Conservatives across the country have decried critical race theory as an attempt to pit racial groups against each other and teach that certain groups are responsible for the injustices of the past. Others say the theory is simply a way to look at how race and racism have undoubtedly shaped the nation. The New York Times’ 1619 project focuses on the legacy of slavery throughout the nation’s founding and history.
“It is critical that our classrooms remain a place of learning, not indoctrination,” Noem said in the letter.
However, David Burrow, the Chair of the History Department at the University of South Dakota, said the current conservative ire aimed at critical race theory is “searching for a solution to a problem that doesn’t really exist.” The goal of the history department is teaching students to investigate historical records to form their own interpretations, he said, not indoctrinating them into a particular view.
It’s important within academia to “be open to non-dominant perspectives — experiences of people who are not in the mainstream,” he said.
The Board of Regents has a policy of protecting freedom of expression as “the right to discuss and present scholarly opinions and conclusions on all matters both in and outside the classroom without Board or institutional discipline or restraint.”
But Noem called for the Board to set a policy “to preserve honest, patriotic education,” defining that as cultivating “both a profound love of our country and a realistic picture of its virtues and challenges.”

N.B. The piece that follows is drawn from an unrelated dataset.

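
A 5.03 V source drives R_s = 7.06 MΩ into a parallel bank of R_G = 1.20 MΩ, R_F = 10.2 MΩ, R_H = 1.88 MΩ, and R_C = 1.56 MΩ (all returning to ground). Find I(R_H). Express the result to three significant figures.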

That kind of rhetoric is worrisome to faculty members, Burrow said, because defining what is taught in classrooms could result in restrictions being placed on academic freedom.
Noem did not cite specific instances of anything currently being taught that she found objectionable. But she asked the Board of Regents to look into whether state funds were being used for such teachings on race and whether diversity offices had gone beyond the bounds of “their original mission.”
The Board of Regents did not immediately respond to a request for comment.
Conservative lawmakers have worked in recent years to gain more control of the state’s public universities and rein in what they see as a stifling of conservative thought on university campuses. The Board of Regents, along with the Legislature, is currently reviewing the administrative structure of the universities. A report on a possible restructuring is due in November.
Burrow said he did not anticipate any immediate changes to how history and race are taught at universities, casting Noem’s letter as the latest episode in a long tradition of politicians attacking academia to score points with their base.
“She seems to envision a version where the United States is always right,” he said. “That’s just not what history demonstrates.”